My resolution to update my devlog weekly fell apart recently due to a bout of doubt. I am going to try to overcome the silence that doubt induces because I think it is very import to be honest about those weeks when game development is not going well. I have practiced this kind of honesty in my academic life, but maybe because game design is such a huge pivot for me, second-guessing and embarrassment muscle their way into any failure or struggle I encounter (and there are many!). “But you’re so good at what you do,” more than one person said to me when I started talking about studying game design. As if it is only permissible to change careers or specializations when you are not excelling at the one you have. Though I sometimes miss being “so good” at something, I don’t miss feeling stagnant. I don’t miss that at all.

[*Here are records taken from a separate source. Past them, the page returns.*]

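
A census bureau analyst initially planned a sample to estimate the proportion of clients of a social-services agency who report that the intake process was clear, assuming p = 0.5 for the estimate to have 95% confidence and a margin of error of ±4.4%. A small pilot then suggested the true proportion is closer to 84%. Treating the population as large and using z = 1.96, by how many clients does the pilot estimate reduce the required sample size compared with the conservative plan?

Conservative (p = 0.5): n = 1.96² × 0.25 / 0.044² ≈ 496.07 → 497.
Using p = 0.84: p(1−p) = 0.1344, so n = 1.96² × 0.1344 / 0.044² ≈ 266.69 → 267.
Reduction: 497 − 267 = 230.

230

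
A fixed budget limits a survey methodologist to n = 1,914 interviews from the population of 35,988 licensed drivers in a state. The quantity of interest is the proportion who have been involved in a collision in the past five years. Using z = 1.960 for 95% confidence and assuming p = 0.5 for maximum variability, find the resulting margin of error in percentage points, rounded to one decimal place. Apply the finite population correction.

2.2

Finite-population factor: (N−n)/(N−1) = (35988−1914)/(35988−1) = 0.9468.
SE(p̂) = √[p(1−p)/n · (N−n)/(N−1)] = √[0.2500/1914 × 0.9468] = 0.01112.
E = z × SE = 1.960 × 0.01112 = 0.02180 ≈ 2.2 percentage points.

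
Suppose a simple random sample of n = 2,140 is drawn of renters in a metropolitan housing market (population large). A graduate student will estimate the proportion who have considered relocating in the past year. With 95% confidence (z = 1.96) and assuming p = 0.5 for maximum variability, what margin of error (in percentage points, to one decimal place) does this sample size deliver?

2.1

SE(p̂) = √[p(1−p)/n] = √[0.2500/2140] = 0.01081.
E = z × SE = 1.96 × 0.01081 = 0.02118, or 2.1 percentage points.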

Now for this week’s devlog update: Vya is a very “chatty” game, but until two weeks ago, I only had implemented Vya’s interior monologue, for which I relied on my own script and a bunch of colliders that activate textboxes when Vya walks by. It works well, however, for the game’s multiple branching dialogues and NPC background chatter, I am using Yarn Spinner, which is a ridiculously complicated and complex dialogue system. To be fair, most of the available dialogue systems are complicated, so in the end, it comes down to committing to one and persevering. Setting up speech bubbles was tricky, and I still have to customize them to fit my game’s visual style, but once I got them to work, the game’s next level—a nightclub—finally felt doable.

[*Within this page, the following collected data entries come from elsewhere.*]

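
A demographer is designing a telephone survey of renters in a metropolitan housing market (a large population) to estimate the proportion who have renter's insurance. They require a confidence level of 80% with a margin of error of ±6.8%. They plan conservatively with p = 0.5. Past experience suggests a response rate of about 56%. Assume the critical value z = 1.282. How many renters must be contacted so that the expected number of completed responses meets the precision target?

159

Completed interviews needed: n₀ = 1.282² × 0.2500 / 0.068² ≈ 88.86 → 89.
At a 56% response rate, contacts needed = 89 / 0.56 ≈ 158.93 → 159.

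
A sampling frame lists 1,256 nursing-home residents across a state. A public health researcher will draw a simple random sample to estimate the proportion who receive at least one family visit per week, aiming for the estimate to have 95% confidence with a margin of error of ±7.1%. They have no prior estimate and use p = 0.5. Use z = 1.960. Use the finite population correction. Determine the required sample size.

Unadjusted: n₀ = 1.960² × 0.50 × 0.50 / 0.071² ≈ 190.52, so n₀ = 191.
Finite population correction with N = 1,256: n = n₀ / (1 + (n₀−1)/N) = 191 / (1 + 190/1256) = 191 / 1.1513 ≈ 165.90.
Rounding up, n = 166.

166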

Vya and Pom—Yarn Spinner experiments in my prototype scene.

The nightclub level will correspond loosely to Dante’s Limbo, Hell’s first circle, where the outcasts (pagans, the unbaptized…) wallow eternally. Souls in Limbo do not suffer physical torment; rather, they exist in a state of constant tedium and yearning. When Dante and Virgil walk by, they are eager to talk and share their stories. I can see the entire level in my head—the sprites, the conversations, the critical path, how Pom (my game’s version of Virgil) interacts with the environment, and even the memories that Vya collects there.

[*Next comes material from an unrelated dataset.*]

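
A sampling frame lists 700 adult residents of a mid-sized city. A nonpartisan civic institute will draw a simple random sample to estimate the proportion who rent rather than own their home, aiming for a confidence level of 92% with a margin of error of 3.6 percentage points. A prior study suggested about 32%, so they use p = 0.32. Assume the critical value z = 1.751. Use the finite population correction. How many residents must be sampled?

297

Unadjusted: n₀ = 1.751² × 0.32 × 0.68 / 0.036² ≈ 514.79, so n₀ = 515.
Finite population correction with N = 700: n = n₀ / (1 + (n₀−1)/N) = 515 / (1 + 514/700) = 515 / 1.7343 ≈ 296.95.
Rounding up, n = 297.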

A couple of weeks ago I hit a wall—working on a solo project can be really lonely. I miss working on a team, but what I struggled with really was my responsibility for all aspects of the game: art, writing, programming, level design, dialogue implementation, and more. To make this game, I inevitably end up working outside of my comfort zone, and for the past few weeks that zone has been Yarn Spinner.

Feeling unmoored, I took my copies of Alice Notley’s The Descent of Alette and For the Ride to the Game Center last week and spent an entire morning writing on the whiteboards of the small conference room. What emerged was a combination of poetry and dialogue for the game’s penultimate scene, which will take place on a beach. Here Vya and Pom, who reveals herself to be a certain poet, talk about aging, mortality, and the creative life. It is important that this conversation take place on an ocean beach both because I love beaches and because it is a classic liminal space that I associate with self-annihilation, transformation, apocalypse. The place where a vampire tired of immortality meets the sunrise. Or as one classmate put it, “your own Death Stranding.”

At the center of the last circle of Hell, Dante and Virgil find Lucifer encased in ice. Rereading this scene last week, I felt pity for the fallen angel, condemned to an eternity of immobility. So while it can be isolating, one of the gifts of working on a solo thesis project is that I can shift my focus and priorities. A long stretch of writing was the thaw I needed.